Jouir de
Sarah Barmak
Grâce à la pornographie, nous avons également appris à mobiliser en priorité la vue au moment des rapports sexuels, et ce au détriment des quatre autres sens, tant et si bien que les stimuli érotiques reçus par le toucher et le goût perdent de leur influence. Et nous l'avons fait avec tellement d'application que certaines personnes en oublient tout bonnement que le sexe n'est pas un acte principalement visuel. S'il doit être classé, il s'apparente sans doute bien davantage à un acte de toucher à l'aveugle, à un dialogue entre masses et postures, positions et textures, zones humides et sèches, convexe et concave.

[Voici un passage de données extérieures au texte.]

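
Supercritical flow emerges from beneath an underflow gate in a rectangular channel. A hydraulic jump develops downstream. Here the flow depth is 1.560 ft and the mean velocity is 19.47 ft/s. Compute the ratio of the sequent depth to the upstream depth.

Fr₁ = V₁/√(g·y₁) = 19.47/√(32.2×1.560) = 2.747.
From the momentum equation for a rectangular channel, y₂/y₁ = ½[√(1 + 8Fr₁²) − 1] = ½[√61.373 − 1] = 3.417.

y₂/y₁ = 3.417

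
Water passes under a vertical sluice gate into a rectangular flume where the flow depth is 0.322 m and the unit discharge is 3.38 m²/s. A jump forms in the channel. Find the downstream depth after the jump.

y₂ = 2.53 m

V₁ = q/y₁ = 3.38/0.322 = 10.5 m/s. Fr₁ = V₁/√(g·y₁) = 10.5/√(9.81×0.322) = 5.91.
Bélanger equation: y₂/y₁ = ½[√(1 + 8Fr₁²) − 1] = ½[√280.1 − 1] = 7.87.
y₂ = 7.87 × 0.322 = 2.53 m.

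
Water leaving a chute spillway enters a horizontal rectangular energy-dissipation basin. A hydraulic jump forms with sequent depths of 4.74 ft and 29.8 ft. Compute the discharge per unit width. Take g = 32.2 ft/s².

q = 280 ft²/s

For a rectangular channel the momentum equation gives q² = ½·g·y₁·y₂·(y₁ + y₂) = ½×32.2×4.74×29.8×34.5 = 78549.
q = √78549 = 280 ft²/s.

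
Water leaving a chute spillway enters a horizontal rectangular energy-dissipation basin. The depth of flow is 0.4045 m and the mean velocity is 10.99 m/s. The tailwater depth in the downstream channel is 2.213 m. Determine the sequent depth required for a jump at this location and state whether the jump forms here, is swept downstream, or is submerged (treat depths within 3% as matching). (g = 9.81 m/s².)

Fr₁ = V₁/√(g·y₁) = 10.99/√(9.81×0.4045) = 5.517.
Conjugate-depth relation: y₂/y₁ = ½[√(1 + 8Fr₁²) − 1] = ½[√244.50 − 1] = 7.318.
y₂ = 7.318 × 0.4045 = 2.960 m.
Tailwater y_tw = 2.213 m: y_tw < y₂, so the jump is swept downstream.

y₂ = 2.960 m; the jump is swept downstream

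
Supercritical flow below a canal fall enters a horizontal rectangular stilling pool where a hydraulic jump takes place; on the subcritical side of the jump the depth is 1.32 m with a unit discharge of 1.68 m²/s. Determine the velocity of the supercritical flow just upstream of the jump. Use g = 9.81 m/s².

V₁ = 6.14 m/s

V₂ = q/y₂ = 1.68/1.32 = 1.27 m/s; Fr₂ = V₂/√(g·y₂) = 0.354.
From the momentum equation (using Fr₂), y₁/y₂ = ½[√(1 + 8Fr₂²) − 1] = ½[√2.001 − 1] = 0.207.
y₁ = 0.207 × 1.32 = 0.274 m.
V₁ = q/y₁ = 1.68/0.274 = 6.14 m/s.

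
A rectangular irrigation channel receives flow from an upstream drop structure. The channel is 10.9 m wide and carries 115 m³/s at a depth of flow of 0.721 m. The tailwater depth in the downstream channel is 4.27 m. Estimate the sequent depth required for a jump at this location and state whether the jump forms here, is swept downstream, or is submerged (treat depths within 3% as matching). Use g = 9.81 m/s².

y₂ = 5.26 m; the jump is swept downstream

q = Q/b = 115/10.9 = 10.6 m²/s; V₁ = q/y₁ = 14.6 m/s. Fr₁ = V₁/√(g·y₁) = 5.50.
Conjugate-depth relation: y₂/y₁ = ½[√(1 + 8Fr₁²) − 1] = ½[√243.2 − 1] = 7.30.
y₂ = 7.30 × 0.721 = 5.26 m.
Tailwater y_tw = 4.27 m: y_tw < y₂, so the jump is swept downstream.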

C'est l'animal en nous qui s'éveille, ses sens qui s'aiguisent, sa vue qui se brouille et ses yeux qui se ferment, ses mollets qui se tendent, sa poitrine qui s'élargit. C'est le sang dans nos veines qui se met à gronder. La vidéo nous empêche de vivre le sexe de manière profonde. Ce qu'elle nous offre, c'est du safe sex, du sexe protégé, qui se déroule dans un laboratoire cérébral exempt de toute vulnérabilité, loin de l'espace instable qui s'insinue entre deux corps humains. C'est du sexe flanqué de termes comme "haute définition", "amateur" ou "caméra cachée", qui cherchent à donner à l'affaire un semblant de vérité et l'illusion de l'immédiateté. Mais, ce sexe-là, il ne prépare ni les hommes, ni les femmes à la rencontre avec un être humain, un être vrai et vulnérable. Il ne les prépare ni à se révéler dans leur corps imparfait, ni à se délecter de tous les plaisirs que ce même corps imparfait peut leur offrir.